Kaduna Health Scorecard Exposes Critical Gaps as Government Promises Stronger Reforms at #OpenKadunaHealthSectorDialogue
By Uangbaoje Alex, Kaduna
Kaduna State’s health system is making strides in community participation and service monitoring, but major weaknesses in emergency transport, referral systems, and staffing continue to threaten quality care.
These findings emerged on Thursday during the Open Kaduna Health Sector Policy Dialogue, organized by the Maternal Accountability Mechanism in Kaduna Initiative (KADMAM) with support from Engender Health Partners and the Lafiya Program.

A comprehensive Primary Health Care (PHC) scorecard covering 93 facilities across 16 LGAs showed strong community structures—Ward Development Committees scored 95%, monitoring and reporting 88%, and community engagement 85%.
But the system struggled where it matters most in emergencies: transport infrastructure scored a low 40%, referral and emergency services were critically weak, and human resources averaged just 56%.
Kaduna South (86%), Kaduna North (85%) and Giwa (84%) emerged top performers, while Kudan (62%), Jama’a (64%) and Sanga (65%) were flagged for urgent attention.
KADMAM recommended the recruitment of 1,800 additional health workers, full DHIS2 reporting across all facilities, and provision of at least one functional ambulance per LGA.
The assessment of 12 General Hospitals (GHs) reflected similar disparities: Zaria led with 87.8%, while Kaura trailed at 61.3%, hampered by abandoned buildings and governance challenges.
Although human resources scored an impressive 92%, financing remained the weakest area at 44%, constrained by user fees and delayed reimbursements.
Responding to the findings, Deputy Governor Dr. Hadiza Sabuwa Balarabe, represented by the Commissioner for Health, Dr. Umma K. Ahmad, reaffirmed the state’s commitment to maternal, newborn, and child health.

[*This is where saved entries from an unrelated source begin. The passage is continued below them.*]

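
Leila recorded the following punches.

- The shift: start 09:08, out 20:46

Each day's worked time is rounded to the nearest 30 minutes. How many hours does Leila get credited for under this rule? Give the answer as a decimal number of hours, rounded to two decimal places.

11.50 hours

The shift: 09:08–20:46 = 11 h 38 min → rounds to 11 h 30 min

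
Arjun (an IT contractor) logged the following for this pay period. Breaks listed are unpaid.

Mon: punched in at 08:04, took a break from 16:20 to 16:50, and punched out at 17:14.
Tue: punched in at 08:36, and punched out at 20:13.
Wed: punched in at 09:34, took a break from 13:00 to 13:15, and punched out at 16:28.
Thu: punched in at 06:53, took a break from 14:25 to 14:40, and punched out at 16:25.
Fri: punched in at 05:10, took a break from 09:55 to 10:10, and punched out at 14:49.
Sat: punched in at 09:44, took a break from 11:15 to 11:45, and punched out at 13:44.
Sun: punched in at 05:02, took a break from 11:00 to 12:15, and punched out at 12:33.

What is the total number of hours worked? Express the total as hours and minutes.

55 h 23 min

Mon: 08:04–17:14 = 9 h 10 min; less 30 min break → 8 h 40 min
Tue: 08:36–20:13 = 11 h 37 min
Wed: 09:34–16:28 = 6 h 54 min; less 15 min break → 6 h 39 min
Thu: 06:53–16:25 = 9 h 32 min; less 15 min break → 9 h 17 min
Fri: 05:10–14:49 = 9 h 39 min; less 15 min break → 9 h 24 min
Sat: 09:44–13:44 = 4 h 0 min; less 30 min break → 3 h 30 min
Sun: 05:02–12:33 = 7 h 31 min; less 75 min break → 6 h 16 min
Total: 8 h 40 min + 11 h 37 min + 6 h 39 min + 9 h 17 min + 9 h 24 min + 3 h 30 min + 6 h 16 min = 55 h 23 min.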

She noted that Kaduna has consistently met the 15% Abuja Declaration benchmark and is investing heavily in renovations, PHC upgrades, staff recruitment, and routine immunization.
“Every policy we enact and every investment we make must translate into healthier mothers, resilient newborns, thriving children, and empowered communities,” she said, stressing that accountability remains the backbone of meaningful reform.
Dr. Balarabe highlighted that every ward in the state now has at least one upgraded PHC—some at Level 2 standard—and assured that recommendations from the dialogue would feed directly into ongoing reforms to improve governance, financing, and service delivery.
KADMAM Co-chair Garba Muhammed said the scorecards offer an evidence-driven roadmap for targeted interventions, ensuring that resources and reforms follow actual data.
“Our goal is to build a health system that is equitable, accountable, people-centred, and strong enough to sustain positive outcomes across generations,” the Deputy Governor added.